Figure 1. Estrogen regulation of inflammatory mediators in the pathophysiology of endometriosis.

(a) Estrogen stimulates the establishment, growth, and survival of endometriotic tissue through the induction of tumor necrosis factor-alpha (TNF-α), macrophage migration inhibitory factor (MIF), and prostaglandin E2 (PGE2) (black arrows) as well as through other estrogen receptor-alpha (ER-α)- and ER-β-dependent pathways (orange and pink arrows, respectively). (b) Inhibition of estrogen, TNF-α, MIF, and PGE2 leads to reduced endometriosis burden in experimental animal models of endometriosis. Broken lines indicate inhibition of endometriotic lesion burden by antagonism of estrogen, TNF-α, MIF and/or PGE2 signaling. “- Pain” indicates those specified antagonists which were demonstrated to reduce lesion burden and pain in experimental animal models of endometriosis. “+ Reproductive cyclicity” indicates those specified antagonists which reduced endometriosis burden but did not negatively impact reproductive cyclicity/fertility in experimental animal models of endometriosis.

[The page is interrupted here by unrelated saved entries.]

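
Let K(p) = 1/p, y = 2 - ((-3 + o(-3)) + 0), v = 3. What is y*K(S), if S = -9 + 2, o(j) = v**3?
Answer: 22/7 ≈ 3.1429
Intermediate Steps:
o(j) = 27 (o(j) = 3**3 = 27)
S = -7
y = -22 (y = 2 - ((-3 + 27) + 0) = 2 - (24 + 0) = 2 - 1*24 = 2 - 24 = -22)
K(p) = 1/p
y*K(S) = -22/(-7) = -22*(-1/7) = 22/7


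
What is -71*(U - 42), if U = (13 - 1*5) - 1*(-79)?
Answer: -3195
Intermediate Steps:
U = 87 (U = (13 - 5) + 79 = 8 + 79 = 87)
-71*(U - 42) = -71*(87 - 42) = -71*45 = -3195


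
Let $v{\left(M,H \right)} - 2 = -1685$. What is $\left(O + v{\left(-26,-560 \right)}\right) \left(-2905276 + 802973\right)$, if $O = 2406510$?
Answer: $-5055675016581$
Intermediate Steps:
$v{\left(M,H \right)} = -1683$ ($v{\left(M,H \right)} = 2 - 1685 = -1683$)
$\left(O + v{\left(-26,-560 \right)}\right) \left(-2905276 + 802973\right) = \left(2406510 - 1683\right) \left(-2905276 + 802973\right) = 2404827 \left(-2102303\right) = -5055675016581$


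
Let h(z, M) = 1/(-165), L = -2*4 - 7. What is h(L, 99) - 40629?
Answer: -6703786/165 ≈ -40629.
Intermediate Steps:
L = -15 (L = -8 - 7 = -15)
h(z, M) = -1/165
h(L, 99) - 40629 = -1/165 - 40629 = -6703786/165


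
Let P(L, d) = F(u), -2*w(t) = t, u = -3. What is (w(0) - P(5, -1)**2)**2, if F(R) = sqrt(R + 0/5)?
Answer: 9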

What we have learned in recent years is that estrogen action within the pathogenesis of endometriosis can be partitioned into inflammatory pathways that drive lesion survival and those steroid hormone pathways that modulate reproductive cyclicity. With recent advances in our ability to dissect the estrogen-regulated pathways by using novel pharmacologic and genetic tools, we have learned that the most effective estrogen-sparing target for endometriosis treatment may be an estrogen receptor itself.

Abbreviations

CLI, chloroindazole; COX-2, cyclooxygenase-2; EP2, prostanoid receptor-2; EP4, prostanoid receptor-4; ER-α, estrogen receptor-alpha; ER-β, estrogen receptor-beta; ISO-1, (S,R)-3-(4-hydroxyphenyl)-4,5-dihydro-5-isoxazole acetic acid methyl ester; MIF, macrophage migration inhibitory factor (human); Mif, macrophage migration inhibitory factor (murine); OBHS, oxabicycloheptene sulfonate; PGE₂, prostaglandin E₂; PHTPP, 4-[2-Phenyl-5,7-bis(trifluoromethyl)pyrazolo[1,5-a]pyrimidin-3-yl]phenol; rhTMP-1, recombinant human tumor necrosis factor-alpha-binding protein; TNF-α, tumor necrosis factor-alpha.